Congress must cut wisely and tax fairly, he said. Even eliminating the federal government doesn’t get it there.

“I heard a lot of hysteria when Bill Clinton raised taxes €“ and I voted for that,” DeFazio said. Revenues increased and jobs boomed. The budget was balanced, then in came George Bush with trickle-down tax cuts that cost $5 trillion. He even expanded the size of government.

“We cannot go on borrowing forever,” DeFazio said.

Closing statements

People band together to help meet their needs, Beilstein said. They form governments to provide for the common good. They also allow people to build wealth, looking out for the individual good.
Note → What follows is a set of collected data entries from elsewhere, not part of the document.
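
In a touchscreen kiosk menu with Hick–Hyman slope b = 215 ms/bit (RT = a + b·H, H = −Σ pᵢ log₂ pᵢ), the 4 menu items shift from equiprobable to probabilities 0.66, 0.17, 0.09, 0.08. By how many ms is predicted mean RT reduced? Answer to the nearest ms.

122 ms

Equiprobable entropy H₀ = log₂ 4 = 2.0000 bits.
Skewed entropy H = −Σ pᵢ log₂ pᵢ = 1.4344 bits.
ΔRT = b·(H₀ − H) = 215 × 0.5656 = 121.61 ms.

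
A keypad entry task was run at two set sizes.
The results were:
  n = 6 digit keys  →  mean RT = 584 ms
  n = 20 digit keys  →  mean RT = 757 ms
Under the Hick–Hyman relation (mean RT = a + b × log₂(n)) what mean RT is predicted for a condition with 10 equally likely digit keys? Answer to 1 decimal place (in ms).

657.4 ms

With log₂ n on the abscissa the relation is linear; from the two conditions:
  b = (757 − 584) / (log₂ 20 − log₂ 6) = 173 / (4.3219 − 2.5850) = 99.599 ms/bit
  a = 584 − 99.599 × 2.5850 = 326.540 ms
Then RT(10) = 326.540 + 99.599 × log₂ 10 = 326.540 + 99.599 × 3.3219 ≈ 657.401 ms.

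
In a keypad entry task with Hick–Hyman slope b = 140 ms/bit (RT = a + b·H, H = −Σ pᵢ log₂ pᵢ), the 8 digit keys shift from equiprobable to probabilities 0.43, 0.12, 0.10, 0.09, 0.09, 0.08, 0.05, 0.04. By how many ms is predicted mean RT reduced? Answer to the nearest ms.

Equiprobable entropy H₀ = log₂ 8 = 3.0000 bits.
Skewed entropy H = −Σ pᵢ log₂ pᵢ = 2.5415 bits.
ΔRT = b·(H₀ − H) = 140 × 0.4585 = 64.19 ms.

64 ms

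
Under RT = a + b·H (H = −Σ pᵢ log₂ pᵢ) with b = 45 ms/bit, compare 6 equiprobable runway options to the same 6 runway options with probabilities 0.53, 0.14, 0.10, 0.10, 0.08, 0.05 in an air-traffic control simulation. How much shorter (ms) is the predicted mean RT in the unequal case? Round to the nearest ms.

The RT saving is b·ΔH. Equiprobable H₀ = log₂(6) = 2.5850 bits; with the given probabilities H = 2.0545 bits.
b·(H₀ − H) = 45 × (2.5850 − 2.0545) = 23.87 ms.

24 ms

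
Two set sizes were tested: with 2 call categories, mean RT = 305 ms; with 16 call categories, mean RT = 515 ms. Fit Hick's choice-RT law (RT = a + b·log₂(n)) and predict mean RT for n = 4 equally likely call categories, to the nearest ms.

375 ms

Solve the two-equation system in a and b:
  b = (515 − 305) / (log₂ 16 − log₂ 2) = 210 / (4 − 1) = 70 ms/bit
  a = 305 − 70 × 1 = 235 ms
Then RT(4) = 235 + 70 × log₂ 4 = 235 + 70 × 2 ≈ 375.000 ms.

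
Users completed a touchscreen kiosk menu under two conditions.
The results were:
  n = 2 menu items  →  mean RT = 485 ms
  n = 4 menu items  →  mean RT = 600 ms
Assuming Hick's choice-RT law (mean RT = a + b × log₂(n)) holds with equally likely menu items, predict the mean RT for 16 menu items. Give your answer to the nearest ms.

830 ms

RT is linear in log₂ n, so two points fix the line:
  b = (600 − 485) / (log₂ 4 − log₂ 2) = 115 / (2 − 1) = 115 ms/bit
  a = 485 − 115 × 1 = 370 ms
Then RT(16) = 370 + 115 × log₂ 16 = 370 + 115 × 4 ≈ 830.000 ms.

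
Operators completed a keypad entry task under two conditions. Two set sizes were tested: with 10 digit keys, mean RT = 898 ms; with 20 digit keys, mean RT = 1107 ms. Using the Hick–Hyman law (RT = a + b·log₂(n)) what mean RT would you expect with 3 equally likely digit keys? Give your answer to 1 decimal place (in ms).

535.0 ms

Fit slope and intercept:
  b = (1107 − 898) / (log₂ 20 − log₂ 10) = 209 / (4.3219 − 3.3219) = 209.000 ms/bit
  a = 898 − 209.000 × 3.3219 = 203.717 ms
Then RT(3) = 203.717 + 209.000 × log₂ 3 = 203.717 + 209.000 × 1.5850 ≈ 534.974 ms.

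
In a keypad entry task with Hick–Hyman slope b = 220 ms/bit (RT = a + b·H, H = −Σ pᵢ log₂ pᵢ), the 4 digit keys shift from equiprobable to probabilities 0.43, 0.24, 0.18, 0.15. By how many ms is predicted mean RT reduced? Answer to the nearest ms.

28 ms

Equiprobable entropy H₀ = log₂ 4 = 2.0000 bits.
Skewed entropy H = −Σ pᵢ log₂ pᵢ = 1.8736 bits.
ΔRT = b·(H₀ − H) = 220 × 0.1264 = 27.82 ms.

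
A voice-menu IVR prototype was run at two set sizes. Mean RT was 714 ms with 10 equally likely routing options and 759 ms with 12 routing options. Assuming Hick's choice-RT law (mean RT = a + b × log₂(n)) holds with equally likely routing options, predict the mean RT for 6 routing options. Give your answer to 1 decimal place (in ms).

587.9 ms

Solve the two-equation system in a and b:
  b = (759 − 714) / (log₂ 12 − log₂ 10) = 45 / (3.5850 − 3.3219) = 171.080 ms/bit
  a = 714 − 171.080 × 3.3219 = 145.684 ms
Then RT(6) = 145.684 + 171.080 × log₂ 6 = 145.684 + 171.080 × 2.5850 ≈ 587.920 ms.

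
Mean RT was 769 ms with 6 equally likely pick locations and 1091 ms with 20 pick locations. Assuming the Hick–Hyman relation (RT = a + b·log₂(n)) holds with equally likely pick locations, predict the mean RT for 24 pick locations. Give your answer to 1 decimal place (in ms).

Solve the two-equation system in a and b:
  b = (1091 − 769) / (log₂ 20 − log₂ 6) = 322 / (4.3219 − 2.5850) = 185.381 ms/bit
  a = 769 − 185.381 × 2.5850 = 289.798 ms
Then RT(24) = 289.798 + 185.381 × log₂ 24 = 289.798 + 185.381 × 4.5850 ≈ 1139.762 ms.

1139.8 ms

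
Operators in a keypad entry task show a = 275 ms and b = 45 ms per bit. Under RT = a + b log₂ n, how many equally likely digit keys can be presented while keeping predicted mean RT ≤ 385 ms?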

“But we’re failing to meet the common good,” he said. That needs to be changed, and the extremely rich need to pay the costs.

The Democrats and Republicans continue their wars as a means of funneling money to the few, he said. “No one in Washington is going to go against those corporations.”

DeFazio said he’s willing to take on everybody. He said he has taken on George Bush, Wall Street and House Speaker Nancy Pelosi when it came to the Wall Street bailout.

He voted to re-regulate Wall Street, DeFazio said. He doesn’t believe in trickle-down economics, he said.

“They (the wealthiest) need to pay their fair share. (Robinson) thinks their taxes should be cut.”

But Robinson will balance the budget magically, DeFazio said.

The United States cannot continue the free trade, laissez-faire policies Robinson supports, DeFazio said. It needs to bring jobs home and provide health care. It needs to make the rich pay the same as everyone else to fund Social Security.

Robinson concluded by stating that the “socialist” policies DeFazio supports are not consistent with the Constitution.

He said socialist nations are moving away from that system of goernment, and the time has come for DeFazio to retire to the home he purchased in New Zealand where he can watch his home nation spread “freedom, liberty and free enterprise that a prosperous America can provide to all mankind.”